Q: Hi, great article in a recent mag on the TR1. I own a 1981 model which I rebuilt from a basket case. It’s a lovely bike and as John Nutting says the torque is wonderful. However since I built it I get a ‘tut-tut’ in the carbs when ticking over and what appears to be a popping in the exhaust on final stages of over-run when stopping. I took it to be a problem with the fuel valve (I read on the web to dis-connect it due to this popping, however that had no effect.) Unfortunately I can’t buy a new one as Yamaha don’t make them anymore, and Fowlers (main dealers) don’t have any info on a bike more than 10 years old! I’ve bought a replacement carb and exhaust system (they are in a better condition) and hope to fit them soon. The thought there is the usual old beliefs that it could be a leak on the carb or exhaust connection, but I doubt it as I put a lot of care in the rebuild. The bike pulls like a train, so I’m not thinking timing is out: the ignition’s fixed, and the valve I’m sure is correct. Any suggestions? I can live with it but would like to sort it.
A: As always, you would be advised to get hold of the Yamaha manual if you can. This popping can be caused by a number of things and as you say, the mixture control valve is one of them. It does seem to be a source of unreliability but you have removed that possibility. For owners who wish to keep it fitted, the manual gives a test procedure which ensures that it is creating a vacuum during operation. The other point is to ensure that the vacuum hoses connected to it do not have any air leaks.
The carburettors are the second suspects and, as on any other similarly equipped bike, they need to be to the correct specification in terms of jet sizes, fuel levels etc, correctly adjusted and fully serviceable so that includes items such as the diaphragms and of course the carb mountings.
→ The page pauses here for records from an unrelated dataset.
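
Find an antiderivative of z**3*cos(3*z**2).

z**2*sin(3*z**2)/6 + cos(3*z**2)/18 + C

Let u = z², du = 2z dz; rewrite as (1/2)∫ u^1·cos(3u) du.
Now integrate by parts 1 time.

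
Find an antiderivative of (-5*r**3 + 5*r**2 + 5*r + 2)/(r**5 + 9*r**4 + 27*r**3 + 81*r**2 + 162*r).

Factor the denominator: r*(r + 3)*(r + 6)*(r**2 + 9).
Partial-fraction decomposition: -(407*r - 837)/(810*(r**2 + 9)) + 616/(405*(r + 6)) - 167/(162*(r + 3)) + 1/(81*r).
Integrate each term; A/(r−a) gives A·log|r−a|; the (Br+D)/(r²+p²) term gives a log and an atan.

log(r)/81 - 167*log(r + 3)/162 + 616*log(r + 6)/405 - 407*log(r**2 + 9)/1620 + 31*atan(r/3)/90 + C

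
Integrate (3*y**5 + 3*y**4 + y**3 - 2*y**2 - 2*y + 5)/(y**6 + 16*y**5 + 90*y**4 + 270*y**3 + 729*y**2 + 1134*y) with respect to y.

5*log(y)/1134 + 65*log(y + 3)/81 - 19711*log(y + 6)/810 + 5455*log(y + 7)/203 - 4043*log(y**2 + 9)/23490 - 24*atan(y/3)/145 + C

Factor the denominator: y*(y + 3)*(y + 6)*(y + 7)*(y**2 + 9).
Partial-fraction decomposition: -(4043*y + 5832)/(11745*(y**2 + 9)) + 5455/(203*(y + 7)) - 19711/(810*(y + 6)) + 65/(81*(y + 3)) + 5/(1134*y).
Integrate each term; A/(y−a) gives A·log|y−a|; the (By+D)/(y²+p²) term gives a log and an atan.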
If you intend to replace the carbs with your new-to-you ones then naturally you will have to carry out all these checks before fitting them. You will be fitting a different exhaust so make sure that it fits properly and there are no leaks anywhere.
Incorrectly adjusted valve clearances usually cause rattles or loss of compression but another fault associated with clearances which are too tight is this popping.
Finally, it is possible that a slight ignition fault such as a bad earth or another slightly dodgy connection might be the cause.